Plants reduce city street pollution 8 times more than thought: Study

Trees, bushes and other greenery growing in the concrete-and-glass canyons of cities can reduce levels of two of the most worrisome air pollutants by eight times more than previously believed, a new study has revealed.

Thomas Pugh and colleagues explain that concentrations of nitrogen dioxide (NO2) and microscopic particulate matter (PM) – both of which can be harmful to human health – exceed safe levels on the streets of many cities.

Past research suggested that trees and other green plants could improve urban air quality by removing those pollutants from the air.

However, the improvement seemed to be small, a reduction of less than 5 percent.

The new study sought a better understanding of the effects of green plants in the sometimes stagnant air of city streets, which the authors term “urban street canyons.”
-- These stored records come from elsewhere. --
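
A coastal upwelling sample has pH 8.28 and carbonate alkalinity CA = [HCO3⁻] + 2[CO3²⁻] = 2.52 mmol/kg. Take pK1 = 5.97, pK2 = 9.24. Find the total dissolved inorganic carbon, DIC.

DIC = 2.30 mmol/kg

CA = [HCO3⁻] + 2[CO3²⁻] = (α₁ + 2α₂)·DIC
At pH 8.28: [H⁺]/K1 = 10^-2.31 = 0.0048978, K2/[H⁺] = 10^-0.96 = 0.10965
α₁ = 1/(1 + 0.0048978 + 0.10965) = 1/1.1145 = 0.8972; α₂ = α₁·K2/[H⁺] = 0.09838
α₁ + 2α₂ = 1.0940
DIC = CA / (α₁ + 2α₂) = 2.52 / 1.0940 = 2.30 mmol/kg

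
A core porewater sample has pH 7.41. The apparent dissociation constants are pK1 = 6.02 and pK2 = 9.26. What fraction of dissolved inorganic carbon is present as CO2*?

α₀ = 1 / (1 + K1/[H⁺] + K1K2/[H⁺]²) = 1 / (1 + 10^+1.39 + 10^-0.46)
   = 1 / (1 + 24.547 + 0.34674) = 1/25.894 = 0.03862

α₀ = 0.0386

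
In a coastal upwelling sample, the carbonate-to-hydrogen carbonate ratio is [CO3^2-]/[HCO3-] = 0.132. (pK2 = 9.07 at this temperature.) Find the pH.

From K2 = [H⁺][CO3^2-]/[HCO3-]:  pH = pK2 + log₁₀([CO3^2-]/[HCO3-])
log₁₀(0.132) = -0.879
pH = 9.07 + (-0.879) = 8.19

pH = 8.19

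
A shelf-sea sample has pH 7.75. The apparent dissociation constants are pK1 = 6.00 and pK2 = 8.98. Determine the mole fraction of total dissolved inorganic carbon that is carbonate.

α₂ = 1 / (1 + [H⁺]/K2 + [H⁺]²/(K1K2)) = 1 / (1 + 10^+1.23 + 10^-0.52)
   = 1 / (1 + 16.982 + 0.30200) = 1/18.284 = 0.05469

α₂ = 0.0547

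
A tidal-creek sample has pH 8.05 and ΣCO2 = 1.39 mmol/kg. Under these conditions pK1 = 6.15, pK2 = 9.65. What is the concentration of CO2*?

[CO2*] = 16.9 μmol/kg

α₀ = 1 / (1 + K1/[H⁺] + K1K2/[H⁺]²) = 1 / (1 + 10^+1.90 + 10^+0.30)
   = 1 / (1 + 79.433 + 1.9953) = 1/82.428 = 0.01213
[CO2*] = α₀ × DIC = 0.01213 × 1.39 = 0.0169 mmol/kg = 16.9 μmol/kg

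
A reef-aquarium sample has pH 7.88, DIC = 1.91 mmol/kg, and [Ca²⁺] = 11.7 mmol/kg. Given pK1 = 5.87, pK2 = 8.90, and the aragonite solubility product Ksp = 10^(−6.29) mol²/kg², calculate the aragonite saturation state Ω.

Ω = 3.76

α₂ = 1 / (1 + [H⁺]/K2 + [H⁺]²/(K1K2)) = 1 / (1 + 10^+1.02 + 10^-0.99)
   = 1 / (1 + 10.471 + 0.10233) = 1/11.574 = 0.08640
[CO3²⁻] = α₂ × DIC = 0.08640 × 1.91 = 0.1650 mmol/kg
Ksp = 10^(−6.29) = 5.129×10^-7
Ω = [Ca²⁺][CO3²⁻]/Ksp = (11.7×10^-3)(1.650×10^-4) / 5.129×10^-7 = 3.76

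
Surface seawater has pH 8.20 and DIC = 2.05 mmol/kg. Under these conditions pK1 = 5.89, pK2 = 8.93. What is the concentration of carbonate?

[CO3²⁻] = 0.320 mmol/kg

α₂ = 1 / (1 + [H⁺]/K2 + [H⁺]²/(K1K2)) = 1 / (1 + 10^+0.73 + 10^-1.58)
   = 1 / (1 + 5.3703 + 0.026303) = 1/6.3966 = 0.1563
[CO3²⁻] = α₂ × DIC = 0.1563 × 2.05 = 0.320 mmol/kg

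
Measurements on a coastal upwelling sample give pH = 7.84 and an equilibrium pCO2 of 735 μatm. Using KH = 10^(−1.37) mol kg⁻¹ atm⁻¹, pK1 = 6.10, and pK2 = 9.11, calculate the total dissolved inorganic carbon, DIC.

[CO2*] = KH · pCO2 = 10^(−1.37) × 735×10^-6 = 3.135×10^-5 mol/kg
α₀ = 1/(1 + K1/[H⁺] + K1K2/[H⁺]²) = 1/(1 + 10^+1.74 + 10^+0.47) = 0.01698
DIC = [CO2*]/α₀ = 3.135×10^-5 / 0.01698 = 1.85 mmol/kg

DIC = 1.85 mmol/kg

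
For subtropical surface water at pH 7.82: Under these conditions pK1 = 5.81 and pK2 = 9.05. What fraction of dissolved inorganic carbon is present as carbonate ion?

α₂ = 1 / (1 + [H⁺]/K2 + [H⁺]²/(K1K2)) = 1 / (1 + 10^+1.23 + 10^-0.78)
   = 1 / (1 + 16.982 + 0.16596) = 1/18.148 = 0.05510

α₂ = 0.0551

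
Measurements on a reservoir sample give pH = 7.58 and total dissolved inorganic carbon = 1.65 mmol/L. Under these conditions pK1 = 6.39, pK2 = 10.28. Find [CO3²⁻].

[CO3²⁻] = 3.09 μmol/L

α₂ = 1 / (1 + [H⁺]/K2 + [H⁺]²/(K1K2)) = 1 / (1 + 10^+2.70 + 10^+1.51)
   = 1 / (1 + 501.19 + 32.359) = 1/534.55 = 0.001871
[CO3²⁻] = α₂ × DIC = 0.001871 × 1.65 = 0.00309 mmol/L = 3.09 μmol/L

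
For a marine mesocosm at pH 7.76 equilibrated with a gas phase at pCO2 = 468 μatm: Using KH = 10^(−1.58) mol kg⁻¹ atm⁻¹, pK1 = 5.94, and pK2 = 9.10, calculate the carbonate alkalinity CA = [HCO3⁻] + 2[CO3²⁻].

CA = 0.888 mmol/kg

[CO2*] = KH · pCO2 = 10^(−1.58) × 468×10^-6 = 1.231×10^-5 mol/kg
α₀ = 1/(1 + K1/[H⁺] + K1K2/[H⁺]²) = 1/(1 + 10^+1.82 + 10^+0.48) = 0.01427
DIC = [CO2*]/α₀ = 1.231×10^-5 / 0.01427 = 0.8628 mmol/kg
CA = (α₁ + 2α₂)·DIC = (0.9426 + 2×0.04309) × 0.8628 = 0.888 mmol/kg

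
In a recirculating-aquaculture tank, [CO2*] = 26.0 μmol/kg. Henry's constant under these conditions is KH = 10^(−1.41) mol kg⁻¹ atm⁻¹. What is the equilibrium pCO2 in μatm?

pCO2 = 668 μatm

KH = 10^(−1.41) = 3.890×10^-2 mol kg⁻¹ atm⁻¹
pCO2 = [CO2*]/KH = 26.0×10^-6 / 3.890×10^-2 = 6.68×10^-4 atm = 668 μatm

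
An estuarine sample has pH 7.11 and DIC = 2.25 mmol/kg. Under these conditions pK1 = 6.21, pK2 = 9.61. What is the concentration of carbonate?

α₂ = 1 / (1 + [H⁺]/K2 + [H⁺]²/(K1K2)) = 1 / (1 + 10^+2.50 + 10^+1.60)
   = 1 / (1 + 316.23 + 39.811) = 1/357.04 = 0.002801
[CO3²⁻] = α₂ × DIC = 0.002801 × 2.25 = 0.00630 mmol/kg = 6.30 μmol/kg

[CO3²⁻] = 6.30 μmol/kg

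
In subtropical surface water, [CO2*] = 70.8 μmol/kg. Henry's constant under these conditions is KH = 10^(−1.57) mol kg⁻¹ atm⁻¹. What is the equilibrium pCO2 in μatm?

KH = 10^(−1.57) = 2.692×10^-2 mol kg⁻¹ atm⁻¹
pCO2 = [CO2*]/KH = 70.8×10^-6 / 2.692×10^-2 = 2.63×10^-3 atm = 2630 μatm

pCO2 = 2630 μatm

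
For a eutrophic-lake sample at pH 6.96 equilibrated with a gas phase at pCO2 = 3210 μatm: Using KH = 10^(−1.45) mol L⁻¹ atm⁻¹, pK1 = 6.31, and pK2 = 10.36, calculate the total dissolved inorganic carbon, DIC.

DIC = 0.623 mmol/L

[CO2*] = KH · pCO2 = 10^(−1.45) × 3210×10^-6 = 1.139×10^-4 mol/L
α₀ = 1/(1 + K1/[H⁺] + K1K2/[H⁺]²) = 1/(1 + 10^+0.65 + 10^-2.75) = 0.1829
DIC = [CO2*]/α₀ = 1.139×10^-4 / 0.1829 = 0.623 mmol/L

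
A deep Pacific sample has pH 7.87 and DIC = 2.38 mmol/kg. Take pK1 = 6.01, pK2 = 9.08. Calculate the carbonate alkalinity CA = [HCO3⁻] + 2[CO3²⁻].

CA = 2.49 mmol/kg

CA = [HCO3⁻] + 2[CO3²⁻] = (α₁ + 2α₂)·DIC
At pH 7.87: [H⁺]/K1 = 10^-1.86 = 0.013804, K2/[H⁺] = 10^-1.21 = 0.061660
α₁ = 1/(1 + 0.013804 + 0.061660) = 1/1.0755 = 0.9298; α₂ = α₁·K2/[H⁺] = 0.05733
α₁ + 2α₂ = 1.0445
CA = 1.0445 × 2.38 = 2.49 mmol/kg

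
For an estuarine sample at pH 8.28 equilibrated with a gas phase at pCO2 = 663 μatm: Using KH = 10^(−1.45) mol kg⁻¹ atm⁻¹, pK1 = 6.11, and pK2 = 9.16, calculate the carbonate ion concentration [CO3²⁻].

[CO3²⁻] = 0.459 mmol/kg

[CO2*] = KH · pCO2 = 10^(−1.45) × 663×10^-6 = 2.352×10^-5 mol/kg
α₀ = 1/(1 + K1/[H⁺] + K1K2/[H⁺]²) = 1/(1 + 10^+2.17 + 10^+1.29) = 0.005938
DIC = [CO2*]/α₀ = 2.352×10^-5 / 0.005938 = 3.962 mmol/kg
[CO3²⁻] = α₂·DIC; α₂ = 0.1158, so [CO3²⁻] = 0.1158 × 3.962 = 0.459 mmol/kg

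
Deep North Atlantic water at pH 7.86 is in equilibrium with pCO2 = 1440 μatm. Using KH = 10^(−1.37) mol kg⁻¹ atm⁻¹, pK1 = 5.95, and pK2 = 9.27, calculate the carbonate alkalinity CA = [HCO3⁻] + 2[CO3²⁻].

CA = 5.38 mmol/kg

[CO2*] = KH · pCO2 = 10^(−1.37) × 1440×10^-6 = 6.143×10^-5 mol/kg
α₀ = 1/(1 + K1/[H⁺] + K1K2/[H⁺]²) = 1/(1 + 10^+1.91 + 10^+0.50) = 0.01170
DIC = [CO2*]/α₀ = 6.143×10^-5 / 0.01170 = 5.249 mmol/kg
CA = (α₁ + 2α₂)·DIC = (0.9513 + 2×0.03701) × 5.249 = 5.38 mmol/kg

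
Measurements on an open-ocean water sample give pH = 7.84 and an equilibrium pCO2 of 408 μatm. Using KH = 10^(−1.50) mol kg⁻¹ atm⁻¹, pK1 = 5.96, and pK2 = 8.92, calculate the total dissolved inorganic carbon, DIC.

DIC = 1.07 mmol/kg

[CO2*] = KH · pCO2 = 10^(−1.50) × 408×10^-6 = 1.290×10^-5 mol/kg
α₀ = 1/(1 + K1/[H⁺] + K1K2/[H⁺]²) = 1/(1 + 10^+1.88 + 10^+0.80) = 0.01202
DIC = [CO2*]/α₀ = 1.290×10^-5 / 0.01202 = 1.07 mmol/kg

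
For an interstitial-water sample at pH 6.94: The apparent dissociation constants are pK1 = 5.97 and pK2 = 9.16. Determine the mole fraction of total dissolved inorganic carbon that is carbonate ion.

α₂ = 1 / (1 + [H⁺]/K2 + [H⁺]²/(K1K2)) = 1 / (1 + 10^+2.22 + 10^+1.25)
   = 1 / (1 + 165.96 + 17.783) = 1/184.74 = 0.005413

α₂ = 0.00541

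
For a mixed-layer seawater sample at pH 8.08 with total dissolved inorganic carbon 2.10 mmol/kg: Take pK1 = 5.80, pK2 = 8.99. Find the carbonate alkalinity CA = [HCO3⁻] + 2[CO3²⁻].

CA = 2.32 mmol/kg

CA = [HCO3⁻] + 2[CO3²⁻] = (α₁ + 2α₂)·DIC
At pH 8.08: [H⁺]/K1 = 10^-2.28 = 0.0052481, K2/[H⁺] = 10^-0.91 = 0.12303
α₁ = 1/(1 + 0.0052481 + 0.12303) = 1/1.1283 = 0.8863; α₂ = α₁·K2/[H⁺] = 0.1090
α₁ + 2α₂ = 1.1044
CA = 1.1044 × 2.10 = 2.32 mmol/kg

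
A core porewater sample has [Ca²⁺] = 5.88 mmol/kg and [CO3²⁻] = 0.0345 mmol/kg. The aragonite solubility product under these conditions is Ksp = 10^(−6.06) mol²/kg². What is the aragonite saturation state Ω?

Ksp = 10^(−6.06) = 8.710×10^-7
Ω = [Ca²⁺][CO3²⁻]/Ksp = (5.88×10^-3)(0.0345×10^-3) / 8.710×10^-7 = 0.233

Ω = 0.233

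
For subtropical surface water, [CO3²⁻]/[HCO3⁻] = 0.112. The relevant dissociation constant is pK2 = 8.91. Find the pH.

From K2 = [H⁺][CO3²⁻]/[HCO3⁻]:  pH = pK2 + log₁₀([CO3²⁻]/[HCO3⁻])
log₁₀(0.112) = -0.951
pH = 8.91 + (-0.951) = 7.96

pH = 7.96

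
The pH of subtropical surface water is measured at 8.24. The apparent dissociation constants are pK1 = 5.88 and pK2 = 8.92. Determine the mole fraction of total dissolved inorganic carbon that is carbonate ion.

α₂ = 1 / (1 + [H⁺]/K2 + [H⁺]²/(K1K2)) = 1 / (1 + 10^+0.68 + 10^-1.68)
   = 1 / (1 + 4.7863 + 0.020893) = 1/5.8072 = 0.1722

α₂ = 0.172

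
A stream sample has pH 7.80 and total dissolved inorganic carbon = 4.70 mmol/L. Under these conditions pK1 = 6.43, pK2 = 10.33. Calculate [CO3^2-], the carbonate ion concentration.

α₂ = 1 / (1 + [H⁺]/K2 + [H⁺]²/(K1K2)) = 1 / (1 + 10^+2.53 + 10^+1.16)
   = 1 / (1 + 338.84 + 14.454) = 1/354.30 = 0.002822
[CO3²⁻] = α₂ × DIC = 0.002822 × 4.70 = 0.0133 mmol/L = 13.3 μmol/L

[CO3²⁻] = 13.3 μmol/L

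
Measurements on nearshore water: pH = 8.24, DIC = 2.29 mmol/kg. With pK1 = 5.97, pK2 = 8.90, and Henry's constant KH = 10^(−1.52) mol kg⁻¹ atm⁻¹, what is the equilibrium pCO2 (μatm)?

α₀ = 1 / (1 + K1/[H⁺] + K1K2/[H⁺]²) = 1 / (1 + 10^+2.27 + 10^+1.61)
   = 1 / (1 + 186.21 + 40.738) = 1/227.95 = 0.004387
[CO2*] = α₀ × DIC = 0.004387 × 2.29 = 0.01005 mmol/kg = 10.05 μmol/kg
pCO2 = [CO2*]/KH = 1.005×10^-5 / 3.020×10^-2 = 333 μatm

pCO2 = 333 μatm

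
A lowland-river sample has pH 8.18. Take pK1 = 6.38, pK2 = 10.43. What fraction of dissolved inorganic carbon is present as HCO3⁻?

α₁ = 1 / (1 + [H⁺]/K1 + K2/[H⁺]) = 1 / (1 + 10^-1.80 + 10^-2.25)
   = 1 / (1 + 0.015849 + 0.0056234) = 1/1.0215 = 0.9790

α₁ = 0.979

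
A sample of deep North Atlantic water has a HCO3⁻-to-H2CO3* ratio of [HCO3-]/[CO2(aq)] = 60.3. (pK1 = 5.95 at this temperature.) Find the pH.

pH = 7.73

From K1 = [H⁺][HCO3-]/[CO2(aq)]:  pH = pK1 + log₁₀([HCO3-]/[CO2(aq)])
log₁₀(60.3) = +1.780
pH = 5.95 + (+1.780) = 7.73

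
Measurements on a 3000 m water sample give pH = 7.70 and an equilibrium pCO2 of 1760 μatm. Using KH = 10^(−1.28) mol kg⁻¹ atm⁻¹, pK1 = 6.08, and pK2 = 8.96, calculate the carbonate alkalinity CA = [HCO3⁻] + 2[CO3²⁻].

CA = 4.27 mmol/kg

[CO2*] = KH · pCO2 = 10^(−1.28) × 1760×10^-6 = 9.237×10^-5 mol/kg
α₀ = 1/(1 + K1/[H⁺] + K1K2/[H⁺]²) = 1/(1 + 10^+1.62 + 10^+0.36) = 0.02223
DIC = [CO2*]/α₀ = 9.237×10^-5 / 0.02223 = 4.154 mmol/kg
CA = (α₁ + 2α₂)·DIC = (0.9268 + 2×0.05093) × 4.154 = 4.27 mmol/kg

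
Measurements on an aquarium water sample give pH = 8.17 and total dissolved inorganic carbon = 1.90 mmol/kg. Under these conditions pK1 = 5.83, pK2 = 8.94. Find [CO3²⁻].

[CO3²⁻] = 0.275 mmol/kg

α₂ = 1 / (1 + [H⁺]/K2 + [H⁺]²/(K1K2)) = 1 / (1 + 10^+0.77 + 10^-1.57)
   = 1 / (1 + 5.8884 + 0.026915) = 1/6.9154 = 0.1446
[CO3²⁻] = α₂ × DIC = 0.1446 × 1.90 = 0.275 mmol/kg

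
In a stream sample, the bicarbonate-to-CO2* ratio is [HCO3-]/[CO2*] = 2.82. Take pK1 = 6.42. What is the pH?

From K1 = [H⁺][HCO3-]/[CO2*]:  pH = pK1 + log₁₀([HCO3-]/[CO2*])
log₁₀(2.82) = +0.450
pH = 6.42 + (+0.450) = 6.87

pH = 6.87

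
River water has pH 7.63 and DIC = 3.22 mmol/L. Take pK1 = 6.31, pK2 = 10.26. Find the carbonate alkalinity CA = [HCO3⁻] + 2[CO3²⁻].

CA = [HCO3⁻] + 2[CO3²⁻] = (α₁ + 2α₂)·DIC
At pH 7.63: [H⁺]/K1 = 10^-1.32 = 0.047863, K2/[H⁺] = 10^-2.63 = 0.0023442
α₁ = 1/(1 + 0.047863 + 0.0023442) = 1/1.0502 = 0.9522; α₂ = α₁·K2/[H⁺] = 0.002232
α₁ + 2α₂ = 0.9567
CA = 0.9567 × 3.22 = 3.08 mmol/L

CA = 3.08 mmol/L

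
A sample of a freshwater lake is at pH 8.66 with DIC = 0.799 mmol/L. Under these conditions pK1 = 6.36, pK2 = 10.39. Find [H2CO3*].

α₀ = 1 / (1 + K1/[H⁺] + K1K2/[H⁺]²) = 1 / (1 + 10^+2.30 + 10^+0.57)
   = 1 / (1 + 199.53 + 3.7154) = 1/204.24 = 0.004896
[CO2*] = α₀ × DIC = 0.004896 × 0.799 = 0.00391 mmol/L = 3.91 μmol/L

[CO2*] = 3.91 μmol/L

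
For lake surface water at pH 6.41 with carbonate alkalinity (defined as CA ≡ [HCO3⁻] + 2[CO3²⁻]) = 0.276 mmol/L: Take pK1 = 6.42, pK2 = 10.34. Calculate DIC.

CA = [HCO3⁻] + 2[CO3²⁻] = (α₁ + 2α₂)·DIC
At pH 6.41: [H⁺]/K1 = 10^0.01 = 1.0233, K2/[H⁺] = 10^-3.93 = 0.00011749
α₁ = 1/(1 + 1.0233 + 0.00011749) = 1/2.0234 = 0.4942; α₂ = α₁·K2/[H⁺] = 5.807×10^-5
α₁ + 2α₂ = 0.4943
DIC = CA / (α₁ + 2α₂) = 0.276 / 0.4943 = 0.558 mmol/L

DIC = 0.558 mmol/L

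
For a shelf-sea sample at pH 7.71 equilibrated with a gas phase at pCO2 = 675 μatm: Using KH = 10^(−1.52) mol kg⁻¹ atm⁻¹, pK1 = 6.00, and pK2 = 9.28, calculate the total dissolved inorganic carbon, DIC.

DIC = 1.09 mmol/kg

[CO2*] = KH · pCO2 = 10^(−1.52) × 675×10^-6 = 2.038×10^-5 mol/kg
α₀ = 1/(1 + K1/[H⁺] + K1K2/[H⁺]²) = 1/(1 + 10^+1.71 + 10^+0.14) = 0.01863
DIC = [CO2*]/α₀ = 2.038×10^-5 / 0.01863 = 1.09 mmol/kg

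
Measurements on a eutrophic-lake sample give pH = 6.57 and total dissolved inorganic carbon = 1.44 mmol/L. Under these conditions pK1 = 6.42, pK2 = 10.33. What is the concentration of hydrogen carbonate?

[HCO3⁻] = 0.843 mmol/L

α₁ = 1 / (1 + [H⁺]/K1 + K2/[H⁺]) = 1 / (1 + 10^-0.15 + 10^-3.76)
   = 1 / (1 + 0.70795 + 0.00017378) = 1/1.7081 = 0.5854
[HCO3⁻] = α₁ × DIC = 0.5854 × 1.44 = 0.843 mmol/L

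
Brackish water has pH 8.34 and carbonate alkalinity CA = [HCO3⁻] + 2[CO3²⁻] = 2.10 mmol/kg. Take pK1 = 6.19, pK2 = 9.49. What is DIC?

DIC = 1.98 mmol/kg

CA = [HCO3⁻] + 2[CO3²⁻] = (α₁ + 2α₂)·DIC
At pH 8.34: [H⁺]/K1 = 10^-2.15 = 0.0070795, K2/[H⁺] = 10^-1.15 = 0.070795
α₁ = 1/(1 + 0.0070795 + 0.070795) = 1/1.0779 = 0.9278; α₂ = α₁·K2/[H⁺] = 0.06568
α₁ + 2α₂ = 1.0591
DIC = CA / (α₁ + 2α₂) = 2.10 / 1.0591 = 1.98 mmol/kg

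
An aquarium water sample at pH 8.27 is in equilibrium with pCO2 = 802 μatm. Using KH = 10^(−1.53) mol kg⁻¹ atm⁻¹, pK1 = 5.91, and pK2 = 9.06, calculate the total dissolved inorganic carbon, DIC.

[CO2*] = KH · pCO2 = 10^(−1.53) × 802×10^-6 = 2.367×10^-5 mol/kg
α₀ = 1/(1 + K1/[H⁺] + K1K2/[H⁺]²) = 1/(1 + 10^+2.36 + 10^+1.57) = 0.003742
DIC = [CO2*]/α₀ = 2.367×10^-5 / 0.003742 = 6.33 mmol/kg

DIC = 6.33 mmol/kg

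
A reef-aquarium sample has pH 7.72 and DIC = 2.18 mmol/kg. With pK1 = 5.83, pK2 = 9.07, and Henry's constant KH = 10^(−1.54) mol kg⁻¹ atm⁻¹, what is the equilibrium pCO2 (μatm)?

pCO2 = 921 μatm

α₀ = 1 / (1 + K1/[H⁺] + K1K2/[H⁺]²) = 1 / (1 + 10^+1.89 + 10^+0.54)
   = 1 / (1 + 77.625 + 3.4674) = 1/82.092 = 0.01218
[CO2*] = α₀ × DIC = 0.01218 × 2.18 = 0.02656 mmol/kg
pCO2 = [CO2*]/KH = 2.656×10^-5 / 2.884×10^-2 = 921 μatm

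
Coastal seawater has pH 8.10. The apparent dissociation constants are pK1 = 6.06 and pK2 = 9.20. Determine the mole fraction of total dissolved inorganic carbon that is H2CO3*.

α₀ = 0.00838

α₀ = 1 / (1 + K1/[H⁺] + K1K2/[H⁺]²) = 1 / (1 + 10^+2.04 + 10^+0.94)
   = 1 / (1 + 109.65 + 8.7096) = 1/119.36 = 0.008378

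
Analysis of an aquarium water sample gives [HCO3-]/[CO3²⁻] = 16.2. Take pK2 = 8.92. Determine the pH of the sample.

pH = 7.71

From K2 = [H⁺][CO3²⁻]/[HCO3-]:  pH = pK2 − log₁₀([HCO3-]/[CO3²⁻])
log₁₀(16.2) = +1.210
pH = 8.92 − (+1.210) = 7.71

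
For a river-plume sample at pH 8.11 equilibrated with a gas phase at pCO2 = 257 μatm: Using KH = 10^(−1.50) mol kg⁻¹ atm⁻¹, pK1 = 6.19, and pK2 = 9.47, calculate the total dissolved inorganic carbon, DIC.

[CO2*] = KH · pCO2 = 10^(−1.50) × 257×10^-6 = 8.127×10^-6 mol/kg
α₀ = 1/(1 + K1/[H⁺] + K1K2/[H⁺]²) = 1/(1 + 10^+1.92 + 10^+0.56) = 0.01139
DIC = [CO2*]/α₀ = 8.127×10^-6 / 0.01139 = 0.714 mmol/kg

DIC = 0.714 mmol/kg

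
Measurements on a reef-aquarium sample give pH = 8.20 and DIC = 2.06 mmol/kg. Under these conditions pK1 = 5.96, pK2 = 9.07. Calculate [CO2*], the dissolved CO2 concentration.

[CO2*] = 10.4 μmol/kg

α₀ = 1 / (1 + K1/[H⁺] + K1K2/[H⁺]²) = 1 / (1 + 10^+2.24 + 10^+1.37)
   = 1 / (1 + 173.78 + 23.442) = 1/198.22 = 0.005045
[CO2*] = α₀ × DIC = 0.005045 × 2.06 = 0.0104 mmol/kg = 10.4 μmol/kg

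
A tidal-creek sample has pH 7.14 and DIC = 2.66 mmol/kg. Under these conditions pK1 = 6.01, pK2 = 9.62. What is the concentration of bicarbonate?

α₁ = 1 / (1 + [H⁺]/K1 + K2/[H⁺]) = 1 / (1 + 10^-1.13 + 10^-2.48)
   = 1 / (1 + 0.074131 + 0.0033113) = 1/1.0774 = 0.9281
[HCO3⁻] = α₁ × DIC = 0.9281 × 2.66 = 2.47 mmol/kg

[HCO3⁻] = 2.47 mmol/kg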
The study concluded that judicious placement of grass, climbing ivy and other plants in urban canyons can reduce the concentration at street level of NO2 by as much as 40 percent and PM by 60 percent, much more than previously believed.

The authors even suggest building plant-covered “green billboards” in these urban canyons to increase the amount of foliage. Trees were also shown to be effective, but only if care is taken to avoid trapping pollutants beneath their crowns.

The study appears in the ACS journal Environmental Science and Technology.